For them, loyalty is not about staying forever. It is about staying as long as the brand delivers, indicating that convenience beats commitment. One of the biggest loyalty drivers for young Indians today is convenience. Take UPI. Most users do not feel emotionally attached to a single app. They use whichever works fastest, has fewer failures, or offers the best cashback that week. If an app hangs during a payment, it is quietly replaced.
Quick commerce works the same way. A young consumer may use Blinkit today, Swiggy Instamart tomorrow and Zepto next week. Loyalty shifts with delivery speed, stock availability and user experience. There is no guilt in switching — just a practical, feasible decision.
Every Small Experience Counts
Young consumers notice the little things. For example: a fashion app that makes returns easy, earns trust. A food delivery app that communicates delays clearly, earns patience. An OTT platform that suggests content they actually want to watch, earns repeat visits.

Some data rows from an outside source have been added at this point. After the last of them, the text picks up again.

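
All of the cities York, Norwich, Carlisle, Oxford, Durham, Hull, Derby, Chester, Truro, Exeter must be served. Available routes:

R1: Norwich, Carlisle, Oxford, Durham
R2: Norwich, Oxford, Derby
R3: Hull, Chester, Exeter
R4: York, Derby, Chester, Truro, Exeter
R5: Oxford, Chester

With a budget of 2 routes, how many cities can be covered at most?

Choosing R1, R4 covers {York, Norwich, Carlisle, Oxford, Durham, Derby, Chester, Truro, Exeter} — 9 cities.
No choice of 2 routes does better; here Hull is left uncovered.

9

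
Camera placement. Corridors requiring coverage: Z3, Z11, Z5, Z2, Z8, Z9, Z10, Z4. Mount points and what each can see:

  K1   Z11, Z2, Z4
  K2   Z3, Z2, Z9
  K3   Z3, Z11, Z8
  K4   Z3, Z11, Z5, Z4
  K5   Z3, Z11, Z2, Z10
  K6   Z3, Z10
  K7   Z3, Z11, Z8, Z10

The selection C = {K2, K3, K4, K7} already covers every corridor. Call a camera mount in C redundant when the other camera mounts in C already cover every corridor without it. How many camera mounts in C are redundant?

1

Drop K2: Z2, Z9 uncovered — not redundant.
Drop K3: the rest still cover every corridor — redundant.
Drop K4: Z5, Z4 uncovered — not redundant.
Drop K7: Z10 uncovered — not redundant.
1 redundant: K3.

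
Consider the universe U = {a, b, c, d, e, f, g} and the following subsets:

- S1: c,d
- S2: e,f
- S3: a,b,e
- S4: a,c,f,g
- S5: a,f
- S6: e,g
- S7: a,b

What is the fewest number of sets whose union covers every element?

3

S1, S3, S4 together cover {a, b, c, d, e, f, g} — every element.
No 2 of the 7 sets cover everything (all 21 pairs fall short), so 3 is minimum.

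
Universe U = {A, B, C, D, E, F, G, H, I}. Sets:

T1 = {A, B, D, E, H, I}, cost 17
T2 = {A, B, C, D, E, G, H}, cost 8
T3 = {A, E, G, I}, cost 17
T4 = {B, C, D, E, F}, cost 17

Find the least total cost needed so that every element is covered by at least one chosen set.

42

T1, T2, T4 cover every element at cost 17 + 8 + 17 = 42.
Any cover uses at least 3 sets; among all covering selections none totals below 42.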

On the other hand, one bad experience — delayed refunds, clunky app updates, or poor customer support — can push a brand out of regular use. Loyalty today is built through everyday interactions, not campaigns.
Brand Values Are Not An End
Gen Z cares about values, but they are quick to spot when brands are pretending. For instance, a fashion brand talking about sustainability but offering poor quality products does not impress them. A brand that improves fabric quality, pricing transparency earns more respect — even if it does not shout about it.

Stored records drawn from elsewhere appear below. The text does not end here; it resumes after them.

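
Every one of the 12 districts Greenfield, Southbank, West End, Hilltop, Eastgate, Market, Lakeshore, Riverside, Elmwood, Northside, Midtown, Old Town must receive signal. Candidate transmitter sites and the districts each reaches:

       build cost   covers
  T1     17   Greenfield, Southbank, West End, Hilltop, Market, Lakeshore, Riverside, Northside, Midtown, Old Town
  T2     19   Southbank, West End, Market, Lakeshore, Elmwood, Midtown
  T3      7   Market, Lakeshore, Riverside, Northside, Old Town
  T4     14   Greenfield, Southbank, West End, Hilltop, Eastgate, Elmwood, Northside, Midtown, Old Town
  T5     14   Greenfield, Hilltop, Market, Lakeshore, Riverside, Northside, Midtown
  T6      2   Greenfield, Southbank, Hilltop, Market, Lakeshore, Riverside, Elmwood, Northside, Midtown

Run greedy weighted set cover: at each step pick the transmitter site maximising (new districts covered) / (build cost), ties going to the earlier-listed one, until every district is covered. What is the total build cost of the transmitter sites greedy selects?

Pick 1: T6 adds 9 new (Greenfield, Southbank, Hilltop, Market, Lakeshore, Riverside, Elmwood, Northside, Midtown) at build cost 2 (ratio 9/2).
Pick 2: T4 adds 3 new (West End, Eastgate, Old Town) at build cost 14 (ratio 3/14).
Greedy total build cost: 2 + 14 = 16.

16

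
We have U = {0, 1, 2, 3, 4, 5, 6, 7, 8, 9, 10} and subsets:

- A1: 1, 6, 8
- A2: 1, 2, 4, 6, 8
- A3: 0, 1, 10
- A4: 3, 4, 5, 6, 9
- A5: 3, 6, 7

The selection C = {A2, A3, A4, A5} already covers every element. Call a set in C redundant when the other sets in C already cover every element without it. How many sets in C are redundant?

Drop A2: 2, 8 uncovered — not redundant.
Drop A3: 0, 10 uncovered — not redundant.
Drop A4: 5, 9 uncovered — not redundant.
Drop A5: 7 uncovered — not redundant.
None of the sets in C is redundant.

0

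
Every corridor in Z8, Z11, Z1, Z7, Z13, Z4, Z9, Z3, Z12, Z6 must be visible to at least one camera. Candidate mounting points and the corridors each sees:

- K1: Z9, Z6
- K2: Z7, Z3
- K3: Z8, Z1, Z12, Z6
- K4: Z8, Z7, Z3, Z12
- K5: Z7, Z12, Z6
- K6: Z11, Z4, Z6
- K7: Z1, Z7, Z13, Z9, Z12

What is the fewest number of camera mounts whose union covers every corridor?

K4, K6, K7 together cover {Z8, Z11, Z1, Z7, Z13, Z4, Z9, Z3, Z12, Z6} — every corridor.
No 2 of the 7 camera mounts cover everything (all 21 pairs fall short), so 3 is minimum.

3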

Another thing that works for this set of consumers is transparency — admitting to mistakes, responding openly on social media and consistent effort over time matters more than flashy purpose-led advertising.
People Influence More Than Advertising
Another shift is where trust comes from. These consumers are more likely to try a brand recommended by a creator, influencer, reviewer, or even a meme page than one pushed through a traditional ad. A creator styling affordable fashion, reviewing budget gadgets or sharing honest OTT recommendations carries real influence.
What Brands Need To Accept
The mistake many brands make is assuming young consumers are disloyal. They are not. They are just less patient. They expect brands to be fast, easy, responsive and respectful of their time. If those expectations are not met, they move on!
To stay relevant, brands need to:
● Make life easier.
● Stay culturally aware.
● Treat loyalty as something to be earned daily.
To sum up, the new rule of loyalty is that it is conditional, not inherited. It is earned through sustained relevance rather than past trust. The Gen Z and Gen Alpha consumer remains loyal only unto a point that the brand justifies its role in their lives.
This reframes loyalty from a reward into a performance outcome. Brands that adapt to this reality will build durable relationships; those that do not will experience erosion, regardless of history.
(The author is the Senior Vice President & Head of Qualitative Research at Hansa Research.)